I applaud the age-celebratory essence of the articles and essays this website includes. Yet as a nonagenarian I cannot feel comfortable with the idea that age of itself creates a wise woman, and so I keep asking myself “What does it really mean to be a “wise woman?” Is it enough to enjoy and celebrate the more balanced outlook on life which the passage of time has bestowed upon us, or do our lifetime experiences also leave us with an obligation to remain engaged in the marketplace and in the body politic, as uncomfortable as that may sometimes be?
One answer comes back to us through the history of those women who came before us and who by their continued involvement, shaped the world we grew up in. Those women whose resolute determination and courage gave women the vote, gender equality in college admission and athletic competition, more control over our health and our bodies, made cracks in the glass ceiling, and joined the fight for civil rights and fair employment practices. For those of us who prospered through these changes, it is perhaps too easy to take them for granted and ignore the fact that the struggle still goes on for many.
The reality is that in the current climate there is an overriding need for our participation. Women are now being singled out for far more than a just portion of the so-called “ shared sacrifice.” Start with the fact that the majority of women wage-earners have been and are earning far less than men in equal positions. Add to that the fact that the majority of budget cuts at the state and national level affect those positions traditionally held primarily by women – in education, health care, social services, libraries, secretarial work. When Head Start and childcare slots are slashed or eliminated, when senior centers are closed, and funding for after school programs are closed, the working mothers and female caregivers are the ones whose jobs, continuing education, and responsibility for the young and the old are hugely affected. When collective bargaining is removed from the table, as in Wisconsin, it is primarily women who stand to lose the fair pay, health benefits, and a voice in working conditions.
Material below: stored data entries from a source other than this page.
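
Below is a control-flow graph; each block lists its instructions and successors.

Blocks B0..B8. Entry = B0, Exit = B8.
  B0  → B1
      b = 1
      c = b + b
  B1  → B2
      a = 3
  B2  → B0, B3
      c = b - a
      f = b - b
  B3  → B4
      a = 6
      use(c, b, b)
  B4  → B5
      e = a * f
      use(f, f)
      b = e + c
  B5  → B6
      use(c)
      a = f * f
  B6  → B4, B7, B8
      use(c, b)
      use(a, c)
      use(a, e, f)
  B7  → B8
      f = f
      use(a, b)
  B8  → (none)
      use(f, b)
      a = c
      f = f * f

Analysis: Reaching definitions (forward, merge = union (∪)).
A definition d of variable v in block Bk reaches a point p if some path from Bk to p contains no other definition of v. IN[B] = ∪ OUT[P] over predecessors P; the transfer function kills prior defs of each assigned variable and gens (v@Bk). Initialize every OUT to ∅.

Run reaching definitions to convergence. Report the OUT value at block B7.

Answer: {a@B5, b@B4, c@B2, e@B4, f@B7}

Trace:
Fixpoint table:
  B0: | IN={a@B1, b@B0, c@B2, f@B2} | OUT={a@B1, b@B0, c@B0, f@B2}
  B1: | IN={a@B1, b@B0, c@B0, f@B2} | OUT={a@B1, b@B0, c@B0, f@B2}
  B2: | IN={a@B1, b@B0, c@B0, f@B2} | OUT={a@B1, b@B0, c@B2, f@B2}
  B3: | IN={a@B1, b@B0, c@B2, f@B2} | OUT={a@B3, b@B0, c@B2, f@B2}
  B4: | IN={a@B3, a@B5, b@B0, b@B4, c@B2, e@B4, f@B2} | OUT={a@B3, a@B5, b@B4, c@B2, e@B4, f@B2}
  B5: | IN={a@B3, a@B5, b@B4, c@B2, e@B4, f@B2} | OUT={a@B5, b@B4, c@B2, e@B4, f@B2}
  B6: | IN={a@B5, b@B4, c@B2, e@B4, f@B2} | OUT={a@B5, b@B4, c@B2, e@B4, f@B2}
  B7: | IN={a@B5, b@B4, c@B2, e@B4, f@B2} | OUT={a@B5, b@B4, c@B2, e@B4, f@B7}
  B8: | IN={a@B5, b@B4, c@B2, e@B4, f@B2, f@B7} | OUT={a@B8, b@B4, c@B2, e@B4, f@B8}

Merge at B7: IN[B7] = OUT[B6] = {a@B5, b@B4, c@B2, e@B4, f@B2}
Applying B7's transfer function to that IN value gives OUT[B7] (row B7 above).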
There is an unspoken but very effective effort to make all women less empowered and poor women poorer. Along with them the children suffer – and inevitably the rest of us.
What does a wise woman do? Remain informed. Speak out – to your children and grandchildren, your friends and neighbors. Participate – in community activity, local politics. Use the internet for information, for sharing thoughts with others, for contributing to causes you are informed about and believe in.
We have the advantage of living a history which has taught us that the wise woman does not stand by and ignore the issues of moral justice.
Doris Coster is a writer, a wise woman and an inspirational guide for WWN.